The Risk of Power-Seeking AI Systems
There is a disturbingly substantive risk that humanity could be permanently and involuntarily disempowered by AI systems we've lost control over.
Mitigating the Risk
The possibility of catastrophic consequences can be reduced by improving our ability to ensure the practical alignment of AI systems, implementing corrective feedback loops, and carefully considering the ethical implications of sharing power with AI systems.

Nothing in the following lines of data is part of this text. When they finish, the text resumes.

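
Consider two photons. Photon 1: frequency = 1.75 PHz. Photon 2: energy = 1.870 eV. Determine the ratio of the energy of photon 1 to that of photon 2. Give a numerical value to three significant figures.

E_1 = 1.160·10^-18 J (from frequency = 1.75 PHz, via E = hf).
E_2 = 2.996·10^-19 J (from energy = 1.870 eV, via E given directly).
Ratio = 1.160·10^-18 / 2.996·10^-19 = 3.87.

3.87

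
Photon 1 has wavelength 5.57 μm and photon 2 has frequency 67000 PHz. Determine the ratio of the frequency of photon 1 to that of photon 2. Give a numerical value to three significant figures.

f_1 = 5.382e13 Hz (from wavelength = 5.57 μm, via f = c/λ).
f_2 = 6.700e19 Hz (from frequency = 67000 PHz, via f given directly).
Ratio = 5.382e13 / 6.700e19 = 8.03e-7.

8.03e-7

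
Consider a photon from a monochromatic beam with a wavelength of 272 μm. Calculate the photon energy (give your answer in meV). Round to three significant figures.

Use h = 6.62607015 × 10^-34 J·s, c = 2.99792458 × 10^8 m/s, 1 eV = 1.602176634 × 10^-19 J.
In SI units: λ = 272 μm = 2.72 × 10^-4 m.
The photon relation is E = hc/λ, giving E = 7.303 × 10^-22 J.
Converting to meV: E = 4.558 meV ≈ 4.56 meV.

4.56 meV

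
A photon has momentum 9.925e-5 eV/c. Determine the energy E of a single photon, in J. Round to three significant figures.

Take c = 2.99792458e8 m/s, 1 eV = 1.602176634e-19 J.
First convert: p = 9.925e-5 eV/c = 5.3042e-32 kg·m/s.
Apply E = pc: E = 1.590e-23 J.
So E ≈ 1.59e-23 J.

1.59e-23 J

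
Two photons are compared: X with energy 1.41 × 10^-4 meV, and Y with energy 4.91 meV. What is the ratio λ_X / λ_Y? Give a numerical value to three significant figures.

3.48 × 10^4

λ_X = 8.793 m (from energy = 1.41 × 10^-4 meV, via λ = hc/E).
λ_Y = 2.525 × 10^-4 m (from energy = 4.91 meV, via λ = hc/E).
Ratio = 8.793 / 2.525 × 10^-4 = 3.48 × 10^4.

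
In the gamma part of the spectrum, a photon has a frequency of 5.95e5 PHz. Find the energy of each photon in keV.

(h = 6.62607015e-34 J·s, 1 eV = 1.602176634e-19 J.)
Convert to SI: f = 5.95e5 PHz = 5.95e20 Hz.
For a photon E = hf, so E = 3.943e-13 J.
Converting to keV: E = 2461 keV ≈ 2460 keV.

2460 keV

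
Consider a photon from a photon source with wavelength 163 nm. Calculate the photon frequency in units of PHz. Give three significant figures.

1.84 PHz

Convert to SI: λ = 163 nm = 1.63e-7 m.
The photon relation is f = c/λ, giving f = 1.839e15 Hz.
Converting to PHz: f = 1.839 PHz ≈ 1.84 PHz.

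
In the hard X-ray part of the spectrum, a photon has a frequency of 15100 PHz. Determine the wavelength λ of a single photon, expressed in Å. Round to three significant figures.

Convert to SI: f = 15100 PHz = 1.51e19 Hz.
The photon relation is λ = c/f, giving λ = 1.985e-11 m.
Converting to Å: λ = 0.1985 Å ≈ 0.199 Å.

0.199 Å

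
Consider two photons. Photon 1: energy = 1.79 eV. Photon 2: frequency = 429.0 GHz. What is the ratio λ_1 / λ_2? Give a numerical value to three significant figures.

λ_1 = 6.926 × 10^-7 m (from energy = 1.79 eV, via λ = hc/E).
λ_2 = 6.988 × 10^-4 m (from frequency = 429.0 GHz, via λ = c/f).
Ratio = 6.926 × 10^-7 / 6.988 × 10^-4 = 9.91 × 10^-4.

9.91 × 10^-4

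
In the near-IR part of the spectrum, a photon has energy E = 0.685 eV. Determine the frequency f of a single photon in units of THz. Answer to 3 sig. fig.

Convert to SI: E = 0.685 eV = 1.0975e-19 J.
Apply f = E/h: f = 1.656e14 Hz.
Converting to THz: f = 165.6 THz ≈ 166 THz.

166 THz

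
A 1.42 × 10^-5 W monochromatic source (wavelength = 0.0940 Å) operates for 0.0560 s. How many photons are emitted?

Total energy: E_total = P·t = 1.42 × 10^-5 × 0.0560 = 7.952 × 10^-7 J.
Per-photon energy: E = 2.113 × 10^-14 J.
N = E_total / E_photon = 3.76 × 10^7.

3.76 × 10^7 photons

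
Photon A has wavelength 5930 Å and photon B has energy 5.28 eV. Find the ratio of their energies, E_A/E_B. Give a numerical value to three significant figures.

E_A = 3.350·10^-19 J (from wavelength = 5930 Å, via E = hc/λ).
E_B = 8.459·10^-19 J (from energy = 5.28 eV, via E given directly).
Ratio = 3.350·10^-19 / 8.459·10^-19 = 0.396.

0.396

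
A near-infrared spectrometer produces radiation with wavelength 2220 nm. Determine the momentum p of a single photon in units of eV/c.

0.558 eV/c

Use h = 6.62607015·10^-34 J·s, c = 2.99792458·10^8 m/s, 1 eV = 1.602176634·10^-19 J.
Convert to SI: λ = 2220 nm = 2.22·10^-6 m.
The photon relation is p = h/λ, giving p = 2.985·10^-28 kg·m/s.
Converting to eV/c: p = 0.5585 eV/c ≈ 0.558 eV/c.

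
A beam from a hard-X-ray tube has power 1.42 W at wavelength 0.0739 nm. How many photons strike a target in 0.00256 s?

Total energy: E_total = P·t = 1.42 × 0.00256 = 0.003635 J.
Per-photon energy: E = 2.688e-15 J.
N = E_total / E_photon = 1.35e12.

1.35e12 photons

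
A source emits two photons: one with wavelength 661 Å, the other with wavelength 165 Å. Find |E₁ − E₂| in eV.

Using E = hc/λ: E₁ = 3.005 × 10^-18 J, E₂ = 1.204 × 10^-17 J.
|ΔE| = |3.005 × 10^-18 − 1.204 × 10^-17| = 9.03 × 10^-18 J = 56.4 eV.

56.4 eV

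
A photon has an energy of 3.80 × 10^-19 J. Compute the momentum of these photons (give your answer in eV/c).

2.37 eV/c

Use c = 2.99792458 × 10^8 m/s, 1 eV = 1.602176634 × 10^-19 J.
For a photon p = E/c, so p = 1.268 × 10^-27 kg·m/s.
Converting to eV/c: p = 2.372 eV/c ≈ 2.37 eV/c.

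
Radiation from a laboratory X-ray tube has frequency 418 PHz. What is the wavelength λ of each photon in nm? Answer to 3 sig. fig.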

This report examines what I see as the core argument for concern about existential risk from misaligned artificial intelligence. I proceed in two stages. First, I lay out a backdrop picture that informs such concern. On this picture, intelligent agency is an extremely powerful force, and creating agents much more intelligent than us is playing with fire -- especially given that if their objectives are problematic, such agents would plausibly have instrumental incentives to seek power over humans. Second, I formulate and evaluate a more specific six-premise argument that creating agents of this kind will lead to existential catastrophe by 2070. On this argument, by 2070: (1) it will become possible and financially feasible to build relevantly powerful and agentic AI systems; (2) there will be strong incentives to do so; (3) it will be much harder to build aligned (and relevantly powerful/agentic) AI systems than to build misaligned (and relevantly powerful/agentic) AI systems that are still superficially attractive to deploy; (4) some such misaligned systems will seek power over humans in high-impact ways; (5) this problem will scale to the full disempowerment of humanity; and (6) such disempowerment will constitute an existential catastrophe. I assign rough subjective credences to the premises in this argument, and I end up with an overall estimate of ~5% that an existential catastrophe of this kind will occur by 2070. (May 2022 update: since making this report public in April 2021, my estimate here has gone up, and is now at >10%).